It was amazing what she could do with her one good arm.
i was so high it looked like the chipmunks movements were coordinated to that lady gaga song
Is it a bad that I spent my 5 year anniversary with my husband texting my ex boyfriend?
it was a sick party until you insisted on putting on "that's how I beat shaq"
I literally just saw a campus policeman riding a Segway pull over a moving car. you should just give up.
the facebook you made of my ass has 10 times more friends than i do.
Don't worry. I has chaperone.
my purse only fit my wallet or the martini shaker. it wasnt even a question of which i was bringing.
Holy walk of shame. Fuck someone's house. I walked past a family eating their free continental breakfast wearing yesterday's makeup
While all the other girls were trying to out skut the next, Cameron was just doing cartwheels around the bar. I think she's the only one who got laid.

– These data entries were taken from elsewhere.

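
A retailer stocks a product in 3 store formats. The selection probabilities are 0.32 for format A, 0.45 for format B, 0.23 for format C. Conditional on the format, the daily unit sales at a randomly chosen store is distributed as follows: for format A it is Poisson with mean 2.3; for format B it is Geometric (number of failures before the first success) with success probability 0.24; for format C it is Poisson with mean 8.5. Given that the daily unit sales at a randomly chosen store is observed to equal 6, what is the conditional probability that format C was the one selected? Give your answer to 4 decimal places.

0.4721

Likelihoods P(X=6 | ·): A: 0.0206138; B: 0.046248; C: 0.106581.
Posterior ∝ prior × likelihood. Numerator for C: 0.23·0.106581 = 0.0245135.
Normalizing constant: 0.32·0.0206138 + 0.45·0.046248 + 0.23·0.106581 = 0.0519215.
P(C | observation) = 0.0245135 / 0.0519215 = 0.472127.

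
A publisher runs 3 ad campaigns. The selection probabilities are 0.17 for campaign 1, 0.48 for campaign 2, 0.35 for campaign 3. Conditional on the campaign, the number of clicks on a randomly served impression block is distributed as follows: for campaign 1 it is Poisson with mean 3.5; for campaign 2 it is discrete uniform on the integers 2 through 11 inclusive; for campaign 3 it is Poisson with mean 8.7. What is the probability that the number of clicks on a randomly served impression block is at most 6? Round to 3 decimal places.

0.481

Conditional on each campaign, P(X ≤ 6): 1: 0.934712; 2: 0.5; 3: 0.235488.
By total probability, P(X ≤ 6) = 0.17·0.934712 + 0.48·0.5 + 0.35·0.235488 = 0.481322.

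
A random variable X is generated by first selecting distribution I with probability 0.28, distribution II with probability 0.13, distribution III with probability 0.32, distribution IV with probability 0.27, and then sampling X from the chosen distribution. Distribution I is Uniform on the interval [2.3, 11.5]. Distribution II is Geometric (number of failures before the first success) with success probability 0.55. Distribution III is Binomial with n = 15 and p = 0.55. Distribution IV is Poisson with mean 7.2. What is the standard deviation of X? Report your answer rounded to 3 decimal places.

Per component, I: μ=6.9, E[X²]=54.6633; II: μ=0.818182, E[X²]=2.15702; III: μ=8.25, E[X²]=71.775; IV: μ=7.2, E[X²]=59.04.
E[X] = 0.28·6.9 + 0.13·0.818182 + 0.32·8.25 + 0.27·7.2 = 6.62236.
E[X²] = 0.28·54.6633 + 0.13·2.15702 + 0.32·71.775 + 0.27·59.04 = 54.4949.
Var(X) = E[X²] − (E[X])² = 54.4949 − 43.8557 = 10.6392.
SD(X) = √10.6392 = 3.26179.

3.262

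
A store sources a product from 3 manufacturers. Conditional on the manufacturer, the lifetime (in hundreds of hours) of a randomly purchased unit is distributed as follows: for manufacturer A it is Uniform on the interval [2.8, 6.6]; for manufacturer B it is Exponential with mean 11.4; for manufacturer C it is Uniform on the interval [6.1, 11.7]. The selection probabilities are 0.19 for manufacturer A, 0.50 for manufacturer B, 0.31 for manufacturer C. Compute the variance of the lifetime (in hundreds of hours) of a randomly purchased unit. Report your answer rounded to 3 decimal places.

Per component, A: μ=4.7, E[X²]=23.2933; B: μ=11.4, E[X²]=259.92; C: μ=8.9, E[X²]=81.8233.
E[X] = 0.19·4.7 + 0.5·11.4 + 0.31·8.9 = 9.352.
E[X²] = 0.19·23.2933 + 0.5·259.92 + 0.31·81.8233 = 159.751.
Var(X) = E[X²] − (E[X])² = 159.751 − 87.4599 = 72.2911.

72.291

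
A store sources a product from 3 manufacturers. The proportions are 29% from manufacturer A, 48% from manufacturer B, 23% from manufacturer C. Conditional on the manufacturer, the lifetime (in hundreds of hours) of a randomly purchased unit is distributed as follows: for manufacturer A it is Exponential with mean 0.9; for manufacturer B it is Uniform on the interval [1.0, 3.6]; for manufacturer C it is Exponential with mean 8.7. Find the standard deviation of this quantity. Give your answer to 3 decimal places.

Per component, A: μ=0.9, E[X²]=1.62; B: μ=2.3, E[X²]=5.85333; C: μ=8.7, E[X²]=151.38.
E[X] = 0.29·0.9 + 0.48·2.3 + 0.23·8.7 = 3.366.
E[X²] = 0.29·1.62 + 0.48·5.85333 + 0.23·151.38 = 38.0968.
Var(X) = E[X²] − (E[X])² = 38.0968 − 11.33 = 26.7668.
SD(X) = √26.7668 = 5.17367.

5.174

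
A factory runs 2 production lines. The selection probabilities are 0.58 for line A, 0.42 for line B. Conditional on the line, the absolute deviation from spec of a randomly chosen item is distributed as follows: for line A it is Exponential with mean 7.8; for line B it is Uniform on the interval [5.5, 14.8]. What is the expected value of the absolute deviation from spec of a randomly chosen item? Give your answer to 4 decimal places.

8.7870

Component means — A: 7.8; B: 10.15.
E[X] = 0.58·7.8 + 0.42·10.15 = 8.787.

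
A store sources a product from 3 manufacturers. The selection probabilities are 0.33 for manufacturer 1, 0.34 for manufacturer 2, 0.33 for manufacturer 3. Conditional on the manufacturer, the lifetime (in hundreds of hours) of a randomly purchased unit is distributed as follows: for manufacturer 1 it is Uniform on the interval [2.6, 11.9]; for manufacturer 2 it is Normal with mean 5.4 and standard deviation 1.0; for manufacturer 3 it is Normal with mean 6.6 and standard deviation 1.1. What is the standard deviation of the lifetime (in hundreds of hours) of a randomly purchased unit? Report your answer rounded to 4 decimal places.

1.9260

Per component, 1: μ=7.25, E[X²]=59.77; 2: μ=5.4, E[X²]=30.16; 3: μ=6.6, E[X²]=44.77.
E[X] = 0.33·7.25 + 0.34·5.4 + 0.33·6.6 = 6.4065.
E[X²] = 0.33·59.77 + 0.34·30.16 + 0.33·44.77 = 44.7526.
Var(X) = E[X²] − (E[X])² = 44.7526 − 41.0432 = 3.70936.
SD(X) = √3.70936 = 1.92597.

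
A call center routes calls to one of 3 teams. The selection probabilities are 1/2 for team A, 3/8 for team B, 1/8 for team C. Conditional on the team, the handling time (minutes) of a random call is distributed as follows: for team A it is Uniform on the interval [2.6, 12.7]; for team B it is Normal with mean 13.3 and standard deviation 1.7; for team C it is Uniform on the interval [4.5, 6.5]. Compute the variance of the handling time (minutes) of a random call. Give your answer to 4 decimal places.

Per component, A: μ=7.65, E[X²]=67.0233; B: μ=13.3, E[X²]=179.78; C: μ=5.5, E[X²]=30.5833.
E[X] = 0.5·7.65 + 0.375·13.3 + 0.125·5.5 = 9.5.
E[X²] = 0.5·67.0233 + 0.375·179.78 + 0.125·30.5833 = 104.752.
Var(X) = E[X²] − (E[X])² = 104.752 − 90.25 = 14.5021.

14.5021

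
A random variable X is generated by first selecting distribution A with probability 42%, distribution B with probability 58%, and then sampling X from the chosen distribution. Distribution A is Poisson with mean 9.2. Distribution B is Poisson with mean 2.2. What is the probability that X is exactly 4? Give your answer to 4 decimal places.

0.0754

Conditional on each component, P(X = 4): A: 0.03016; B: 0.108151.
By total probability, P(X = 4) = 0.42·0.03016 + 0.58·0.108151 = 0.0753949.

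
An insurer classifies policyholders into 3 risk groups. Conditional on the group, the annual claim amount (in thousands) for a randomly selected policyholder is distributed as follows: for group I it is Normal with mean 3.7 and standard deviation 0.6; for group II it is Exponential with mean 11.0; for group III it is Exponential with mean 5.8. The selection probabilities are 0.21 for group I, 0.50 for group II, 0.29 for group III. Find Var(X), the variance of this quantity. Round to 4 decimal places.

80.1160

Per component, I: μ=3.7, E[X²]=14.05; II: μ=11, E[X²]=242; III: μ=5.8, E[X²]=67.28.
E[X] = 0.21·3.7 + 0.5·11 + 0.29·5.8 = 7.959.
E[X²] = 0.21·14.05 + 0.5·242 + 0.29·67.28 = 143.462.
Var(X) = E[X²] − (E[X])² = 143.462 − 63.3457 = 80.116.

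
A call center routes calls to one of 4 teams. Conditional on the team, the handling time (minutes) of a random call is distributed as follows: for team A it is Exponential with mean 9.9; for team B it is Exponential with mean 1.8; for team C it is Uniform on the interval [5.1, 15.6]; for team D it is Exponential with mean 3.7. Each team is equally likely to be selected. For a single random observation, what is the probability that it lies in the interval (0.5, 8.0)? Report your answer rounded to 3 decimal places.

Conditional on each team, P(0.5 < X < 8.0): A: 0.505036; B: 0.745721; C: 0.27619; D: 0.758522.
By total probability, P(0.5 < X < 8.0) = 0.25·0.505036 + 0.25·0.745721 + 0.25·0.27619 + 0.25·0.758522 = 0.571368.

0.571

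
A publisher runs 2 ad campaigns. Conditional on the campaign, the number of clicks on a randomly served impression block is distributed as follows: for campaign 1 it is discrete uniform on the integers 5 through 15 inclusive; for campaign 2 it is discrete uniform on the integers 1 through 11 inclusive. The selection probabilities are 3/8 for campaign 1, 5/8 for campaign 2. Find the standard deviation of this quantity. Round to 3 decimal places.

3.708

Per component, 1: μ=10, E[X²]=110; 2: μ=6, E[X²]=46.
E[X] = 0.375·10 + 0.625·6 = 7.5.
E[X²] = 0.375·110 + 0.625·46 = 70.
Var(X) = E[X²] − (E[X])² = 70 − 56.25 = 13.75.
SD(X) = √13.75 = 3.7081.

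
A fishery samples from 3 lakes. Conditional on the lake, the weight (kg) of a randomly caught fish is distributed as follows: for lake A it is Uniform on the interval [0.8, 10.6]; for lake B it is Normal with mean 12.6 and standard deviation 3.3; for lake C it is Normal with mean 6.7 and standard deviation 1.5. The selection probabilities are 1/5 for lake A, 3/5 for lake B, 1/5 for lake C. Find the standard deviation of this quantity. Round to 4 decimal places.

4.3029

Per component, A: μ=5.7, E[X²]=40.4933; B: μ=12.6, E[X²]=169.65; C: μ=6.7, E[X²]=47.14.
E[X] = 0.2·5.7 + 0.6·12.6 + 0.2·6.7 = 10.04.
E[X²] = 0.2·40.4933 + 0.6·169.65 + 0.2·47.14 = 119.317.
Var(X) = E[X²] − (E[X])² = 119.317 − 100.802 = 18.5151.
SD(X) = √18.5151 = 4.30291.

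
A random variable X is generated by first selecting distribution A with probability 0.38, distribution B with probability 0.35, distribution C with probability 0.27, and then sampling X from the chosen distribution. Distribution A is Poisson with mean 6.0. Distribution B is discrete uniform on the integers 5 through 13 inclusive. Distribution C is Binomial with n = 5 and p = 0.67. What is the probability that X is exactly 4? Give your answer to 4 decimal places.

0.1406

Conditional on each component, P(X = 4): A: 0.133853; B: 0; C: 0.332493.
By total probability, P(X = 4) = 0.38·0.133853 + 0.35·0 + 0.27·0.332493 = 0.140637.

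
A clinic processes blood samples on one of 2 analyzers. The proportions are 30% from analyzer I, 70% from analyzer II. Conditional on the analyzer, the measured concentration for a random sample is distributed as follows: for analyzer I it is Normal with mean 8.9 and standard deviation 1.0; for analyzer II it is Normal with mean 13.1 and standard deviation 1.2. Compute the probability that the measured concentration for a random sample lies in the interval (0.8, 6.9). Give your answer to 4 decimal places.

Conditional on each analyzer, P(0.8 < X < 6.9): I: 0.0227501; II: 1.19153e-07.
By total probability, P(0.8 < X < 6.9) = 0.3·0.0227501 + 0.7·1.19153e-07 = 0.00682512.

0.0068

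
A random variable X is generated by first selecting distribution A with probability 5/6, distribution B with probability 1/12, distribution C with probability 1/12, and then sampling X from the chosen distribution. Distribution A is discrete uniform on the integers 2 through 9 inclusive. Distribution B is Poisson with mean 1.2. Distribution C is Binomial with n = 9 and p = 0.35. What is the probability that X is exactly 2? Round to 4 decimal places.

0.1403

Conditional on each component, P(X = 2): A: 0.125; B: 0.21686; C: 0.216188.
By total probability, P(X = 2) = 0.833333·0.125 + 0.0833333·0.21686 + 0.0833333·0.216188 = 0.140254.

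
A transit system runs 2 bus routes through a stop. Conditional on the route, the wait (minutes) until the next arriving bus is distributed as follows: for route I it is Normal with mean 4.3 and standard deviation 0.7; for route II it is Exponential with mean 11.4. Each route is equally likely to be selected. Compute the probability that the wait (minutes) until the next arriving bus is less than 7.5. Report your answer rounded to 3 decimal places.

Conditional on each route, P(X < 7.5): I: 0.999998; II: 0.482059.
By total probability, P(X < 7.5) = 0.5·0.999998 + 0.5·0.482059 = 0.741028.

0.741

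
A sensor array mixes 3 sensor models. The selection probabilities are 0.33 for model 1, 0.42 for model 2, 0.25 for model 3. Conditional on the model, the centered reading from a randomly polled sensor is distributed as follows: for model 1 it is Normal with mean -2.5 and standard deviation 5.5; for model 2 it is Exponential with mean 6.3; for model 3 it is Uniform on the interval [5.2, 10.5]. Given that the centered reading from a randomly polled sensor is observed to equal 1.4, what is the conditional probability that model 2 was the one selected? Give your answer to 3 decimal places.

0.741

Likelihoods f(1.4 | ·): 1: 0.056411; 2: 0.127101; 3: 0.
Posterior ∝ prior × likelihood. Numerator for 2: 0.42·0.127101 = 0.0533825.
Normalizing constant: 0.33·0.056411 + 0.42·0.127101 + 0.25·0 = 0.0719981.
P(2 | observation) = 0.0533825 / 0.0719981 = 0.741443.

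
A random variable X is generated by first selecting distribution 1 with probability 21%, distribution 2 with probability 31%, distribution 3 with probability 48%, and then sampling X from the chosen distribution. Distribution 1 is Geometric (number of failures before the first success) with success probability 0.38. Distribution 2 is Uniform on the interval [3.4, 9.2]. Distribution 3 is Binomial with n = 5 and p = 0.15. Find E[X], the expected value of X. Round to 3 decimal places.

Component means — 1: 1.63158; 2: 6.3; 3: 0.75.
E[X] = 0.21·1.63158 + 0.31·6.3 + 0.48·0.75 = 2.65563.

2.656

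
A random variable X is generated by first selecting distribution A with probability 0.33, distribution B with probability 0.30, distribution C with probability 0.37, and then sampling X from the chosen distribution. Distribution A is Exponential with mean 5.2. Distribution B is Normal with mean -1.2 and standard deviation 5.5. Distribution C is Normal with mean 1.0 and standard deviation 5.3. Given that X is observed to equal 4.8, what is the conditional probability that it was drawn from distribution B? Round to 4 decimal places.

0.2043

Likelihoods f(4.8 | ·): A: 0.0764028; B: 0.0400059; C: 0.0582113.
Posterior ∝ prior × likelihood. Numerator for B: 0.3·0.0400059 = 0.0120018.
Normalizing constant: 0.33·0.0764028 + 0.3·0.0400059 + 0.37·0.0582113 = 0.0587529.
P(B | observation) = 0.0120018 / 0.0587529 = 0.204276.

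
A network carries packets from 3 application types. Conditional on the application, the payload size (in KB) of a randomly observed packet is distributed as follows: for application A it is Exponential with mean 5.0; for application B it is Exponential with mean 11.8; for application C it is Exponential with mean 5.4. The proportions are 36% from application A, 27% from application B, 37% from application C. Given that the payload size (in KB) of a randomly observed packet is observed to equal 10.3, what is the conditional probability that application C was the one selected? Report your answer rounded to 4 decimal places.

Likelihoods f(10.3 | ·): A: 0.0254908; B: 0.0354022; C: 0.0274935.
Posterior ∝ prior × likelihood. Numerator for C: 0.37·0.0274935 = 0.0101726.
Normalizing constant: 0.36·0.0254908 + 0.27·0.0354022 + 0.37·0.0274935 = 0.0289079.
P(C | observation) = 0.0101726 / 0.0289079 = 0.351897.

0.3519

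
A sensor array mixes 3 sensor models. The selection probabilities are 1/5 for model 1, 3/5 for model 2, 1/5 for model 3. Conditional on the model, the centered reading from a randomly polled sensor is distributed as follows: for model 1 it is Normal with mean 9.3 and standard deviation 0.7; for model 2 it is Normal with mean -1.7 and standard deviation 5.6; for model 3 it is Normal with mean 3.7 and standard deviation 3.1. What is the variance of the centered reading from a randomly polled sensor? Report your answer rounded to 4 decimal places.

Per component, 1: μ=9.3, E[X²]=86.98; 2: μ=-1.7, E[X²]=34.25; 3: μ=3.7, E[X²]=23.3.
E[X] = 0.2·9.3 + 0.6·-1.7 + 0.2·3.7 = 1.58.
E[X²] = 0.2·86.98 + 0.6·34.25 + 0.2·23.3 = 42.606.
Var(X) = E[X²] − (E[X])² = 42.606 − 2.4964 = 40.1096.

40.1096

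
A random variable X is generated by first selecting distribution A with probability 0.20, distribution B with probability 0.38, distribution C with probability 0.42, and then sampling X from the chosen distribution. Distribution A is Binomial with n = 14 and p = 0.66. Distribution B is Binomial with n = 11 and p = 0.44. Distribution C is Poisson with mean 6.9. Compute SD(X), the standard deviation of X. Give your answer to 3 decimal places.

Per component, A: μ=9.24, E[X²]=88.5192; B: μ=4.84, E[X²]=26.136; C: μ=6.9, E[X²]=54.51.
E[X] = 0.2·9.24 + 0.38·4.84 + 0.42·6.9 = 6.5852.
E[X²] = 0.2·88.5192 + 0.38·26.136 + 0.42·54.51 = 50.5297.
Var(X) = E[X²] − (E[X])² = 50.5297 − 43.3649 = 7.16486.
SD(X) = √7.16486 = 2.67673.

2.677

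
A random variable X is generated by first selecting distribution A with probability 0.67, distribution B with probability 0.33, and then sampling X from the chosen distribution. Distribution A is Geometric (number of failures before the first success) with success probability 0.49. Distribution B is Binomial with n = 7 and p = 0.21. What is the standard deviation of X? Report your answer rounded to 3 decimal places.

1.359

Per component, A: μ=1.04082, E[X²]=3.20741; B: μ=1.47, E[X²]=3.3222.
E[X] = 0.67·1.04082 + 0.33·1.47 = 1.18245.
E[X²] = 0.67·3.20741 + 0.33·3.3222 = 3.24529.
Var(X) = E[X²] − (E[X])² = 3.24529 − 1.39818 = 1.84711.
SD(X) = √1.84711 = 1.35909.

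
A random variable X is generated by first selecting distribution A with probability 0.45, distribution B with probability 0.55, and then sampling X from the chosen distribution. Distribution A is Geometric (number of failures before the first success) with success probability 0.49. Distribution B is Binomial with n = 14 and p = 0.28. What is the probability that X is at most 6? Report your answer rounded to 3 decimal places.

Conditional on each component, P(X ≤ 6): A: 0.991026; B: 0.932726.
By total probability, P(X ≤ 6) = 0.45·0.991026 + 0.55·0.932726 = 0.958961.

0.959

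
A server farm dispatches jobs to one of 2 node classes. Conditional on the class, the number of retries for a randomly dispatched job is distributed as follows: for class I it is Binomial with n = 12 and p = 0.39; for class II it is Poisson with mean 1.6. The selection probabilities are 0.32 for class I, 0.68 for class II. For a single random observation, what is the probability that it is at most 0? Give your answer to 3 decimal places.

Conditional on each class, P(X ≤ 0): I: 0.00265435; II: 0.201897.
By total probability, P(X ≤ 0) = 0.32·0.00265435 + 0.68·0.201897 = 0.138139.

0.138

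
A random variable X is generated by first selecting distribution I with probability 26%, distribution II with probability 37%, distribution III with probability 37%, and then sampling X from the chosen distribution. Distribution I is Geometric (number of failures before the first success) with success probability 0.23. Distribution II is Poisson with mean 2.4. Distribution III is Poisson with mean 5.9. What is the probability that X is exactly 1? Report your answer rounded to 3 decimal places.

Conditional on each component, P(X = 1): I: 0.1771; II: 0.217723; III: 0.0161627.
By total probability, P(X = 1) = 0.26·0.1771 + 0.37·0.217723 + 0.37·0.0161627 = 0.132584.

0.133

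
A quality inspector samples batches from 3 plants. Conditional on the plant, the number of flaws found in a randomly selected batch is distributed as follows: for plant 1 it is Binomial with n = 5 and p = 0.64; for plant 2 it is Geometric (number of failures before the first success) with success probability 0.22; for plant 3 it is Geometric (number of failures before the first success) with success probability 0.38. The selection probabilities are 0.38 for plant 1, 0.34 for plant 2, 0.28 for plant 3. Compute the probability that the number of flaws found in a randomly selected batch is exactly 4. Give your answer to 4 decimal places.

Conditional on each plant, P(X = 4): 1: 0.30199; 2: 0.0814331; 3: 0.0561501.
By total probability, P(X = 4) = 0.38·0.30199 + 0.34·0.0814331 + 0.28·0.0561501 = 0.158165.

0.1582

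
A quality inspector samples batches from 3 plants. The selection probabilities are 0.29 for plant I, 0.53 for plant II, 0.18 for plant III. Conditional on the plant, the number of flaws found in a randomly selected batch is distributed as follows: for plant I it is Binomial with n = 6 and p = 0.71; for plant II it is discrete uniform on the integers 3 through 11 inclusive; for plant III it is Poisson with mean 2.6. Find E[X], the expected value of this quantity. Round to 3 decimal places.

Component means — I: 4.26; II: 7; III: 2.6.
E[X] = 0.29·4.26 + 0.53·7 + 0.18·2.6 = 5.4134.

5.413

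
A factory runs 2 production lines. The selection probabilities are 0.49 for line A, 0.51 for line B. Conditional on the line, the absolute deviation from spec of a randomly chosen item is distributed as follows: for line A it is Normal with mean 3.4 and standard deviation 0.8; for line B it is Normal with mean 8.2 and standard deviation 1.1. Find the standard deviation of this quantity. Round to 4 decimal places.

Per component, A: μ=3.4, E[X²]=12.2; B: μ=8.2, E[X²]=68.45.
E[X] = 0.49·3.4 + 0.51·8.2 = 5.848.
E[X²] = 0.49·12.2 + 0.51·68.45 = 40.8875.
Var(X) = E[X²] − (E[X])² = 40.8875 − 34.1991 = 6.6884.
SD(X) = √6.6884 = 2.58619.

2.5862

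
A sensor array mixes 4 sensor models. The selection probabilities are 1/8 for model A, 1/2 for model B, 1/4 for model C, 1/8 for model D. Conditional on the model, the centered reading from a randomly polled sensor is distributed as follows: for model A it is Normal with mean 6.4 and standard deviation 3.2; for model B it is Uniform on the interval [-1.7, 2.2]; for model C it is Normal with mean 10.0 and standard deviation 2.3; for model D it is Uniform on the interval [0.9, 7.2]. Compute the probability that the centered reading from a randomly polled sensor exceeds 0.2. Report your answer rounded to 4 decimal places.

Conditional on each model, P(X > 0.2): A: 0.973658; B: 0.512821; C: 0.99999; D: 1.
By total probability, P(X > 0.2) = 0.125·0.973658 + 0.5·0.512821 + 0.25·0.99999 + 0.125·1 = 0.753115.

0.7531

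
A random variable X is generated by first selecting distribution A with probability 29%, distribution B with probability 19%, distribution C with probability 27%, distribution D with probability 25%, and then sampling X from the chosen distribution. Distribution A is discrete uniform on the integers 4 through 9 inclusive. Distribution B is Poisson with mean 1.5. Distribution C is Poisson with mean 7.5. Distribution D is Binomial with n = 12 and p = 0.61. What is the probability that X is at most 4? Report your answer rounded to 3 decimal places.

Conditional on each component, P(X ≤ 4): A: 0.166667; B: 0.981424; C: 0.132062; D: 0.049348.
By total probability, P(X ≤ 4) = 0.29·0.166667 + 0.19·0.981424 + 0.27·0.132062 + 0.25·0.049348 = 0.282798.

0.283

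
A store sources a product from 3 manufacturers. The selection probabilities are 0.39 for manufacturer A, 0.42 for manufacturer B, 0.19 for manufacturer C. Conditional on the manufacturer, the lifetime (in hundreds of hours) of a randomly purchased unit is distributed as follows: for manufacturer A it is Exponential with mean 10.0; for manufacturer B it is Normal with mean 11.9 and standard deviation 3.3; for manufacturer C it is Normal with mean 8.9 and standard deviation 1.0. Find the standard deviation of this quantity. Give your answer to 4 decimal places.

6.7203

Per component, A: μ=10, E[X²]=200; B: μ=11.9, E[X²]=152.5; C: μ=8.9, E[X²]=80.21.
E[X] = 0.39·10 + 0.42·11.9 + 0.19·8.9 = 10.589.
E[X²] = 0.39·200 + 0.42·152.5 + 0.19·80.21 = 157.29.
Var(X) = E[X²] − (E[X])² = 157.29 − 112.127 = 45.163.
SD(X) = √45.163 = 6.72034.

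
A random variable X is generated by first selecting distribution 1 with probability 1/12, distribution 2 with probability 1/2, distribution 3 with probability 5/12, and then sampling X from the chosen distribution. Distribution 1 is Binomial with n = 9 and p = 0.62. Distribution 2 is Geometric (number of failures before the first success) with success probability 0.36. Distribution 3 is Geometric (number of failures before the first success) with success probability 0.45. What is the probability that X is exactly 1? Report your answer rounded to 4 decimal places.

0.2185

Conditional on each component, P(X = 1): 1: 0.00242607; 2: 0.2304; 3: 0.2475.
By total probability, P(X = 1) = 0.0833333·0.00242607 + 0.5·0.2304 + 0.416667·0.2475 = 0.218527.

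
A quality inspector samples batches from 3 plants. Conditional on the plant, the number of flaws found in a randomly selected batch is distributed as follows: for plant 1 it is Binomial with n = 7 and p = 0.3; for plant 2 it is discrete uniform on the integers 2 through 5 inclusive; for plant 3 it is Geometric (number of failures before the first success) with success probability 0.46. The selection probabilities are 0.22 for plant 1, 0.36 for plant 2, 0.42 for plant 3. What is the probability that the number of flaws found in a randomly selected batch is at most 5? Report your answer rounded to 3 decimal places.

0.989

Conditional on each plant, P(X ≤ 5): 1: 0.996209; 2: 1; 3: 0.975205.
By total probability, P(X ≤ 5) = 0.22·0.996209 + 0.36·1 + 0.42·0.975205 = 0.988752.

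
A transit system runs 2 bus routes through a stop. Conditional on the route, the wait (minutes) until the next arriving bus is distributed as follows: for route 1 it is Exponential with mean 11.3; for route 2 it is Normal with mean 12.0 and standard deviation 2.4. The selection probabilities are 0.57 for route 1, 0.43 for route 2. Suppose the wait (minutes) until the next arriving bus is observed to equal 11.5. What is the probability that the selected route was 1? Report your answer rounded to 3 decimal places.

Likelihoods f(11.5 | ·): 1: 0.0319846; 2: 0.162657.
Posterior ∝ prior × likelihood. Numerator for 1: 0.57·0.0319846 = 0.0182312.
Normalizing constant: 0.57·0.0319846 + 0.43·0.162657 = 0.0881739.
P(1 | observation) = 0.0182312 / 0.0881739 = 0.206764.

0.207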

Judge me all you want, but while you are stuck at home eating Ramen and tap water, I will be dining with some guy who, although might be the same age as my father, is filthy rich.
I told him i turn boys gay hoping that would scare him off. Finally i found a way to take advantage of my disability.
We found him. He was passed out in a McDonalds booth with at least 6 big Mac wrappers. The employee said he kept yelling that he was in America and had the freedom to have big macs. Fucking Italians...
No. Way more drunk than the night I put a snowball in my purse "for later" and woke up to find everything soaking the next day.
But less drunk than the day that Pete took four of your birth control pills thinking they were Advil, right?
So how do I get back in good graces for trying to trade you for superbowl tickets?